- Texte visé : Projet de loi, adopté par le Sénat, après engagement de la procédure accélérée, portant transposition de l’avenant n°3 du 25 février 2026 au protocole d’accord du 10 novembre 2023 relatif à l’assurance chômage, n° 2619
- Stade de lecture : 1ère lecture (2ème assemblée saisie)
- Examiné par : Commission des affaires sociales
Sous réserve de son traitement par les services de l'Assemblée nationale et de sa recevabilité
Compléter cet article par les quatre alinéas suivants :
« II. – L’article L5422‑9 du code du travail est complété par un alinéa ainsi rédigé :
« La perte de cotisations résultant, pour l’organisme mentionné au premier alinéa de l’article L. 5427‑1 du présent code, du dispositif de réduction dégressive prévu à l’article L. 241‑13 du code de la sécurité sociale, applicable aux cotisations dues à cet organisme par les employeurs relevant des organismes de recouvrement mentionnés aux articles L. 133‑9, L. 213‑1 et L. 752‑1 du même code ainsi qu’à ceux mentionnés aux a à f de l’article L. 5427‑1 du présent code, donne lieu à compensation intégrale par le budget de l’État pendant toute la durée de leur application. »

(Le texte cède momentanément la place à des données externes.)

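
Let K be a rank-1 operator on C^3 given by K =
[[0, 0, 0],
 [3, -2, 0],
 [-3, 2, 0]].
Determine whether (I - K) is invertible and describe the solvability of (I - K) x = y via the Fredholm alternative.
(I - K) is invertible (det(I - K) = 3 ≠ 0), so for every y in C^3 the equation (I - K) x = y has a unique solution.

K has rank 1, so it is an outer product K = u v^T: every row of K is a multiple of one row vector. Reading off the entries, u = (0, -1, 1) and v = (-3, 2, 0) (row i of K equals u_i·v^T). A rank-one matrix u v^T satisfies K u = u (v·u) and kills the (2)-dimensional subspace v^⊥, so its characteristic polynomial is lambda^2 (lambda - v·u) with v·u = tr K = -2. Hence the eigenvalues of I - K are 1 (multiplicity 2) and 1 - (-2) = 3, so det(I - K) = 3. (Direct check: I - K =
[[1, 0, 0],
 [-3, 3, 0],
 [3, -2, 1]]
has determinant 3.) The finite-dimensional Fredholm alternative says: either (I - K) is invertible, or ker(I - K) ≠ {0} and then range(I - K) = ker((I - K)^*)^⊥, with dim ker(I - K) = dim ker((I - K)^*). Since det(I - K) ≠ 0, 1 is not an eigenvalue of K and ker(I - K) = {0}, so we are in the first case: for every y there is a unique x = (I - K)^(-1) y. Explicitly, by the Sherman–Morrison formula, (I - u v^T)^(-1) = I + u v^T/(1 - v·u), i.e. (I - K)^(-1) = I + K/(3).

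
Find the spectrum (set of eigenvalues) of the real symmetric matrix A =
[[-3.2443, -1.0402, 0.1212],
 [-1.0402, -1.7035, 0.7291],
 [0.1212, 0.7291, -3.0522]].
sigma(A) ≈ {-4, -3, -1}

A is real symmetric, so its spectrum consists of real eigenvalues. Expanding the characteristic polynomial of the displayed matrix gives
  det(λ I - A) = p(λ) = λ^3 + (8)λ^2 + (19)λ + (12).
Solving p(λ) = 0 yields eigenvalues ≈ -4, -3, -1. (A is shown rounded to 4 decimals, so these recover the underlying integer eigenvalues to within that precision.)
Verification: the trace of A = -8 equals the sum of eigenvalues -8, and det(A) ≈ -12.0001 matches the eigenvalue product -12.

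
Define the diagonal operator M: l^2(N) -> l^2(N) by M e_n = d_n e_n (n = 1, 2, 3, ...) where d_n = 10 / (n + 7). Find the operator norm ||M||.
||M|| = 5/4 (attained at n = 1)

For M diagonal, ||M|| = sup_n |d_n| = sup_n 10/(n + 7). This is positive and strictly decreasing in n, so the supremum is attained at n = 1: d_1 = 10/(1 + 7) = 5/4. Hence ||M|| = 5/4.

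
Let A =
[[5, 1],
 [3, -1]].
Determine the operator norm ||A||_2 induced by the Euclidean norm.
||A||_2 = sqrt((36 + sqrt(1040))/2) ≈ 5.8416 (= sqrt(largest eigenvalue of A^T A))

||A||_2 = sigma_max(A) = sqrt(lambda_max(A^T A)). Form the symmetric matrix M = A^T A =
[[34, 2],
 [2, 2]].
Its characteristic polynomial (trace, determinant of M give the coefficients) is
  p(λ) = det(λ I - M) = λ^2 - 36λ + 64.
For λ^2 - 36λ + 64 the discriminant is 1040. It is nonnegative but not a perfect square, so the roots are real and irrational: λ = (36 ± sqrt(1040))/2 ≈ 34.1245, 1.8755.
So the eigenvalues of A^T A are ≈ 1.8755, 34.1245 (all ≥ 0, as they must be for A^T A). The largest is λ_max = (36 + sqrt(1040))/2 ≈ 34.1245, hence ||A||_2 = sqrt(λ_max) = sqrt((36 + sqrt(1040))/2) ≈ 5.8416.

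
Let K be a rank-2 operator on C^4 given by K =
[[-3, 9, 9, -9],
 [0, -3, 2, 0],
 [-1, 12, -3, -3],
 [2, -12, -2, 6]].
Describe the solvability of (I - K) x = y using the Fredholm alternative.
(I - K) is invertible (det(I - K) = -26 ≠ 0), so for every y in C^4 the equation (I - K) x = y has a unique solution.

K has rank 2 and factors as K = U V^T = u1 v1^T + u2 v2^T with u1 = (0, -1, 3, -2), v1 = (0, 3, -2, 0), u2 = (-3, 0, -1, 2), v2 = (1, -3, -3, 3) (multiplying out reproduces the displayed K). The nonzero eigenvalues of U V^T coincide with those of the 2 x 2 matrix G = V^T U = [[v1·u1, v1·u2], [v2·u1, v2·u2]] = [[-9, 2], [-12, 6]], and by the Sylvester determinant identity det(I_4 - U V^T) = det(I_2 - V^T U) = det([[10, -2], [12, -5]]) = (10)(-5) - (-2)(12) = -26. (Direct check: I - K =
[[4, -9, -9, 9],
 [0, 4, -2, 0],
 [1, -12, 4, 3],
 [-2, 12, 2, -5]]
has determinant -26.) The finite-dimensional Fredholm alternative says: either (I - K) is invertible, or ker(I - K) ≠ {0} and then range(I - K) = ker((I - K)^*)^⊥, with dim ker(I - K) = dim ker((I - K)^*). Since det(I - K) ≠ 0, 1 is not an eigenvalue of K and ker(I - K) = {0}, so we are in the first case: for every y there is a unique x = (I - K)^(-1) y. (Explicitly, by the Woodbury identity, (I - U V^T)^(-1) = I + U (I_2 - G)^(-1) V^T.)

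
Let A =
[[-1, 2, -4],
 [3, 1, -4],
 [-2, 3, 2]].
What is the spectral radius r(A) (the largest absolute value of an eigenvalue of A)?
r(A) ≈ 3.9627

The eigenvalues of A are the roots of its characteristic polynomial. With M = A (coefficients from the trace, the sum of principal 2x2 minors, and det A):
  p(λ) = det(λ I - M) = λ^3 - 2λ^2 - 3λ + 54.
No integer candidate from the rational root theorem (±divisors of 54) is a root, so the roots are irrational. The cubic discriminant is Δ = -71028 < 0, so there is one real root and a complex-conjugate pair. p(-4) = -30 and p(-3) = 18 have opposite signs, so a root lies in (-4, -3); Newton's method refines it to λ ≈ -3.4388. Dividing out (λ - (-3.4388)) leaves approximately λ^2 - 5.4388λ + 15.7031. For λ^2 - 5.4388λ + 15.7031 the discriminant is -33.2316. It is negative, so the remaining roots are the complex-conjugate pair λ ≈ 2.7194 ± 2.8823i. Their product equals the constant term, so |λ|^2 ≈ 15.7031 and |λ| ≈ 3.9627.
Thus the eigenvalues (to 4 decimals) are -3.4388 (modulus 3.4388); 2.7194 ± 2.8823i (modulus 3.9627). The spectral radius is the largest modulus: r(A) ≈ 3.9627. (Cross-check: r(A) ≤ ||A||_2 ≈ 6.4606; equality holds whenever A is normal, though it can also hold for some non-normal A.)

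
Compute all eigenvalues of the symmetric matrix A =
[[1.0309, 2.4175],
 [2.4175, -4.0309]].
sigma(A) ≈ {-5, 2}

A is real symmetric, so its spectrum consists of real eigenvalues. Expanding the characteristic polynomial of the displayed matrix gives
  det(λ I - A) = p(λ) = λ^2 + (3)λ + (-10).
Solving p(λ) = 0 yields eigenvalues ≈ -5, 2. (A is shown rounded to 4 decimals, so these recover the underlying integer eigenvalues to within that precision.)
Verification: the trace of A = -3 equals the sum of eigenvalues -3, and det(A) ≈ -9.9998 matches the eigenvalue product -10.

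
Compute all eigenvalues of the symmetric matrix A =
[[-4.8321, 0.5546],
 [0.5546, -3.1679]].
sigma(A) ≈ {-5, -3}

A is real symmetric, so its spectrum consists of real eigenvalues. Expanding the characteristic polynomial of the displayed matrix gives
  det(λ I - A) = p(λ) = λ^2 + (8)λ + (15).
Solving p(λ) = 0 yields eigenvalues ≈ -5, -3. (A is shown rounded to 4 decimals, so these recover the underlying integer eigenvalues to within that precision.)
Verification: the trace of A = -8 equals the sum of eigenvalues -8, and det(A) ≈ 15.0000 matches the eigenvalue product 15.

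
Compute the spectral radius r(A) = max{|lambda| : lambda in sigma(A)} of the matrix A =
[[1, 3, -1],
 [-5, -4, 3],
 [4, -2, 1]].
r(A) ≈ 4.6871

The eigenvalues of A are the roots of its characteristic polynomial. With M = A (coefficients from the trace, the sum of principal 2x2 minors, and det A):
  p(λ) = det(λ I - M) = λ^3 + 2λ^2 + 18λ - 27.
No integer candidate from the rational root theorem (±divisors of 27) is a root, so the roots are irrational. The cubic discriminant is Δ = -58347 < 0, so there is one real root and a complex-conjugate pair. p(1) = -6 and p(2) = 25 have opposite signs, so a root lies in (1, 2); Newton's method refines it to λ ≈ 1.229. Dividing out (λ - (1.229)) leaves approximately λ^2 + 3.229λ + 21.9686. For λ^2 + 3.229λ + 21.9686 the discriminant is -77.4476. It is negative, so the remaining roots are the complex-conjugate pair λ ≈ -1.6145 ± 4.4002i. Their product equals the constant term, so |λ|^2 ≈ 21.9686 and |λ| ≈ 4.6871.
Thus the eigenvalues (to 4 decimals) are 1.229 (modulus 1.229); -1.6145 ± 4.4002i (modulus 4.6871). The spectral radius is the largest modulus: r(A) ≈ 4.6871. (Cross-check: r(A) ≤ ||A||_2 ≈ 7.7309; equality holds whenever A is normal, though it can also hold for some non-normal A.)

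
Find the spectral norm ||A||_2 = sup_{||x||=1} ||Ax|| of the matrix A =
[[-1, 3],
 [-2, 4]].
||A||_2 = sqrt((30 + sqrt(884))/2) ≈ 5.465 (= sqrt(largest eigenvalue of A^T A))

||A||_2 = sigma_max(A) = sqrt(lambda_max(A^T A)). Form the symmetric matrix M = A^T A =
[[5, -11],
 [-11, 25]].
Its characteristic polynomial (trace, determinant of M give the coefficients) is
  p(λ) = det(λ I - M) = λ^2 - 30λ + 4.
For λ^2 - 30λ + 4 the discriminant is 884. It is nonnegative but not a perfect square, so the roots are real and irrational: λ = (30 ± sqrt(884))/2 ≈ 29.8661, 0.1339.
So the eigenvalues of A^T A are ≈ 0.1339, 29.8661 (all ≥ 0, as they must be for A^T A). The largest is λ_max = (30 + sqrt(884))/2 ≈ 29.8661, hence ||A||_2 = sqrt(λ_max) = sqrt((30 + sqrt(884))/2) ≈ 5.465.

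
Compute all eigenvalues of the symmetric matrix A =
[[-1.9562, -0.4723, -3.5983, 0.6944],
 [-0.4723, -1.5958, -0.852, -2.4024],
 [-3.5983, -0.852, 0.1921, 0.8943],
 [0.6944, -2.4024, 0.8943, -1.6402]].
sigma(A) ≈ {-5, -4, 1, 3}

A is real symmetric, so its spectrum consists of real eigenvalues. Expanding the characteristic polynomial of the displayed matrix gives
  det(λ I - A) = p(λ) = λ^4 + (5)λ^3 + (-13)λ^2 + (-53.0022)λ + (59.9988).
Solving p(λ) = 0 yields eigenvalues ≈ -5, -4, 1, 3. (A is shown rounded to 4 decimals, so these recover the underlying integer eigenvalues to within that precision.)
Verification: the trace of A = -5 equals the sum of eigenvalues -5, and det(A) ≈ 59.9988 matches the eigenvalue product 60.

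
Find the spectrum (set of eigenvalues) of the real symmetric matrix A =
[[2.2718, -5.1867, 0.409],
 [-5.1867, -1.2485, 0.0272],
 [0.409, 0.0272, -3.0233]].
sigma(A) ≈ {-5, -3, 6}

A is real symmetric, so its spectrum consists of real eigenvalues. Expanding the characteristic polynomial of the displayed matrix gives
  det(λ I - A) = p(λ) = λ^3 + (2)λ^2 + (-33)λ + (-90).
Solving p(λ) = 0 yields eigenvalues ≈ -5, -3, 6. (A is shown rounded to 4 decimals, so these recover the underlying integer eigenvalues to within that precision.)
Verification: the trace of A = -2 equals the sum of eigenvalues -2, and det(A) ≈ 89.9993 matches the eigenvalue product 90.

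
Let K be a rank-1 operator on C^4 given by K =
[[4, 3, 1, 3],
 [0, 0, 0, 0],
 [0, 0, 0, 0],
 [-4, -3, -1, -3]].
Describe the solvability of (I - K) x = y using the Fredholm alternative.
(I - K) is singular (det(I - K) = 0, i.e. 1 ∈ sigma(K)). (I - K) x = y is solvable iff y ⊥ ker((I - K)^*) = span{(4, 3, 1, 3)}, i.e. iff 4y_1 + 3y_2 + y_3 + 3y_4 = 0. When solvable, the solutions are x = y + c·(1, 0, 0, -1), c arbitrary (ker(I - K) = span{(1, 0, 0, -1)}, dimension 1).

K has rank 1, so it is an outer product K = u v^T: every row of K is a multiple of one row vector. Reading off the entries, u = (1, 0, 0, -1) and v = (4, 3, 1, 3) (row i of K equals u_i·v^T). A rank-one matrix u v^T satisfies K u = u (v·u) and kills the (3)-dimensional subspace v^⊥, so its characteristic polynomial is lambda^3 (lambda - v·u) with v·u = tr K = 1. Hence the eigenvalues of I - K are 1 (multiplicity 3) and 1 - (1) = 0, so det(I - K) = 0. (Direct check: I - K =
[[-3, -3, -1, -3],
 [0, 1, 0, 0],
 [0, 0, 1, 0],
 [4, 3, 1, 4]]
has determinant 0.) So 1 is an eigenvalue of K and (I - K) is not invertible. The finite-dimensional Fredholm alternative says: either (I - K) is invertible, or ker(I - K) ≠ {0} and then range(I - K) = ker((I - K)^*)^⊥, with dim ker(I - K) = dim ker((I - K)^*). We are in the second case, so we need both kernels. Kernel of I - K: (I - K) u = u - u (v·u) = u - u = 0, so ker(I - K) = span{u} = span{(1, 0, 0, -1)} (it is exactly 1-dimensional because rank(I - K) = 3). Kernel of the adjoint: K is real, so (I - K)^* = I - K^T = I - v u^T, and (I - v u^T) v = v - v (u·v) = 0; hence ker((I - K)^*) = span{v} = span{(4, 3, 1, 3)}. Therefore (I - K) x = y is solvable iff <y, v> = 0, i.e. iff 4y_1 + 3y_2 + y_3 + 3y_4 = 0. When this holds, K y = u (v·y) = 0, so (I - K) y = y and x = y is a particular solution; the full solution set is the line x = y + c·u = y + c·(1, 0, 0, -1), c ∈ C.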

« III. – A la première phrase du 7° bis de l’article L. 225‑1‑1 du code de la sécurité sociale, supprimer les mots : « , dans la limite d’un montant fixé par arrêté des ministres chargés du travail, ».
« IV. – La perte de recettes pour l’État résultant des II et III du présent article est compensée à due concurrence par la création d’une taxe additionnelle à l’accise sur les tabacs prévue au chapitre IV du titre Ier du livre III du code des impositions sur les biens et services. »
Par cet amendement, le groupe parlementaire de la France Insoumise entend mettre fin aux régressions des droits des demandeurs d'emploi.
Le présent projet de loi de transposition de l'avenant au protocole d'accord du 10 novembre 2023 fait suite à la demande du Gouvernement de réaliser 400 millions d'économies par an sur l'assurance chômage.
Pour se faire, les partenaires sociaux ont encore une fois préféré réduire les droits des assurés sociaux plutôt que de régler les causes structurelles du déficit.
Outre l’atonie du marché du travail, le déficit de l'Unédic s’explique par le financement des politiques publiques (mission France Travail et France compétence et amortissement de la pandémie) à hauteur de 20% des dépenses de l'Unédic.
La ponction sur l’Unédic prend la forme d’une diminution de la compensation des exonérations de cotisations-chômage pour un montant fixé par arrêté des ministres chargés du travail, de la sécurité sociale et du budget. Cette non-compensation est une taxe sur les chômeurs, dont les cotisations sont utilisées pour le financement du service public de l'emploi, décidée unilatéralement par le gouvernement au mépris des gestionnaires de l'assurance chômage et des assurés sociaux.
Il s'agit par cet amendement de garantir que l'intégralité des recettes de l'Unédic sert à protéger les travailleurs face au risque du chômage. Pour cela, il est urgent d'empêcher les ponctions de l'Unédic à des fins budgétaires réalisées au moyen de la non compensation des exonérations de cotisations.
La Loi Veil de 1994 prévoyait que "toute mesure d'exonération, totale ou partielle, de cotisations de sécurité sociale [...] donne lieu à compensation intégrale aux régimes concernés par le budget de l'Etat pendant toute la durée de son application". Nous proposons d'en revenir à cette logique.
Pour toutes ces raisons, le groupe parlementaire de la France Insoumise souhaite garantir que les recettes de l'Unédic servent effectivement à l'indemnisation des privés d'emploi.